После разговора с этими людьми у меня возникла мысль записать о Панаите Хуштой все, что мне удалось узнать. Но поскольку о том, каким он стал, не раз писали и, без сомнения, еще напишут, я ограничусь тем, что расскажу, каким он был восемнадцать лет назад. Расскажу об «арестанте», которого прислали к нам на излечение, чтобы потом расстрелять.
Именно об этом Панаите Хуштой я и хочу написать, и в первую очередь об одном эпизоде из его жизни. Этот эпизод ярко показывает, как честные люди, хотя и не состоявшие в партии, под ее влиянием в тяжелые дни оказались способными на героические подвиги.
Панаиту Хуштой дважды пришлось иметь дело с «фантазией» военной юстиции Антонеску.

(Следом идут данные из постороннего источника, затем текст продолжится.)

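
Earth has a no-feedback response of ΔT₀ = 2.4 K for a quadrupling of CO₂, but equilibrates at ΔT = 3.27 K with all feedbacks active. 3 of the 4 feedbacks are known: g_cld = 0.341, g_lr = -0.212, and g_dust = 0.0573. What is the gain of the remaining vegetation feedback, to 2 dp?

Amplification A = ΔT/ΔT₀ = 3.27/2.4 = 1.363.
Total gain g = 1 − 1/A = 1 − 1/1.363 = 0.2663.
Known gains sum to 0.341 − 0.212 + 0.0573 = 0.1863.
g_veg = 0.2663 − 0.1863 = 0.08.

0.08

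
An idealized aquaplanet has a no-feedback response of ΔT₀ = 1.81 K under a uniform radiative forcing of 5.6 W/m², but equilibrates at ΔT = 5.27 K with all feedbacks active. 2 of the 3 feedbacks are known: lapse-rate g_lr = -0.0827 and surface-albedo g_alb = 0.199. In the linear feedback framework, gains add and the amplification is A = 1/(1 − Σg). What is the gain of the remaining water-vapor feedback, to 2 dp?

0.54

Amplification A = ΔT/ΔT₀ = 5.27/1.81 = 2.912.
Total gain g = 1 − 1/A = 1 − 1/2.912 = 0.6566.
Known gains sum to -0.0827 + 0.199 = 0.1163.
g_wv = 0.6566 − 0.1163 = 0.54.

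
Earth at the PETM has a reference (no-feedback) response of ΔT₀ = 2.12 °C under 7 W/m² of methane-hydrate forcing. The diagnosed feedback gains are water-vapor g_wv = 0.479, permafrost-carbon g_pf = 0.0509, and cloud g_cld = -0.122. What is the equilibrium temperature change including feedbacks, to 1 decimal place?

3.6 °C

Total gain g = 0.479 + 0.0509 − 0.122 = 0.4079.
Amplification A = 1/(1 − 0.4079) = 1.689.
ΔT = 2.12 × 1.689 = 3.6 °C.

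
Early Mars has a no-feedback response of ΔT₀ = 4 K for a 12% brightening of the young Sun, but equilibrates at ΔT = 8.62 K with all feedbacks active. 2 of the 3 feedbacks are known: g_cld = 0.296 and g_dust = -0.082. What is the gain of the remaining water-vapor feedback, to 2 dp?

Amplification A = ΔT/ΔT₀ = 8.62/4 = 2.155.
Total gain g = 1 − 1/A = 1 − 1/2.155 = 0.536.
Known gains sum to 0.296 − 0.082 = 0.214.
g_wv = 0.536 − 0.214 = 0.32.

0.32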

Первый раз это случилось летом 1942 года. Полк, к которому он был приписан, сражался на Восточном фронте и нес катастрофические потери. Из тыловой части на фронт непрерывно шли новые порции пушечного мяса — маршевые батальоны, от которых вскоре ничего не оставалось. Однажды и Панаит Хуштой получил мобилизационное предписание. Клочок тонкой зеленой папиросной бумаги, на котором кто-то неровными буквами вывел его имя. С тех пор как началась война против Советской России, зеленый цвет символизировал смерть в еще большей степени, чем черный. Зеленый цвет имели мобилизационные предписания, которые десятками тысяч отправлялись из военных округов в села во всех уголках страны. Зеленый листок приносил почти такое же горе, как извещение о смерти. Достаточно было начальнику жандармского поста или рядовому жандарму извлечь из кармана эту бумагу, как все женщины принимались плакать навзрыд.